Do you have any sources or leads regarding this point? I'm interested to find out more about it. As far as I knew, Portugal was not interested in relinquishing its African colonies, especially not Angola, which as more "reliable" than Mozambique.
On the OP, I think the Netherlands could have been a much better contender than, for example, Belgium, in the late 19th Century. They had the Dutch Gold Coast (Guinea), but sold it to Britain, and in the early 18th Century had lost colonial outposts in eastern Africa (in Maputo Bay and the island of Mauritius). If you reverse these losses, coupled with a surviving Dutch Cape Colony, we might see interesting developments in a south-African focused colonial empire.

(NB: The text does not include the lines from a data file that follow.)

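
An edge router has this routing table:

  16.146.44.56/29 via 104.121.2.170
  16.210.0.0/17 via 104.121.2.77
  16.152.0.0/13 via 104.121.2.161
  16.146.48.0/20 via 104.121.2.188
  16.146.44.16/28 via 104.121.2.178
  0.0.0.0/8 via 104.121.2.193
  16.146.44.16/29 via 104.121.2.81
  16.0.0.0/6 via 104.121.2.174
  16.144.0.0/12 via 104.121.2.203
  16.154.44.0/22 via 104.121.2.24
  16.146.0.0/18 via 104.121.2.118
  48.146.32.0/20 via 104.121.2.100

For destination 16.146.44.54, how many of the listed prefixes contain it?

3

Prefixes containing 16.146.44.54:
  16.0.0.0/6 (16.0.0.0 - 19.255.255.255)
  16.144.0.0/12 (16.144.0.0 - 16.159.255.255)
  16.146.0.0/18 (16.146.0.0 - 16.146.63.255)
Total matching entries: 3.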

Austria always seemed much more concerned with European affairs than overseas' adventures, but I believe that they could perfectly outfit an official (even if privately-coordinated) expedition to somewhere in Africa or even India - as many countries actually did - before the UK gets busy in the east. This would make the Croatian and eastern Italian ports the gateways to their colonial empire. Perhaps they try to penetrate in Tunis, Libya and Egypt as means of thwarting the Ottoman domination in the eastern Mediterranean.
Also, we can always have Spain be more participative in the Scramble for Africa. For a country that once held the largest colonial empire, they got a really poor share of Africa during the 1880's. A stronger Spain (perhaps one that avoided the Carlist Wars) might put a more serious effort to conquer western Africa, possibly even anticipating the French annexation of Algeria.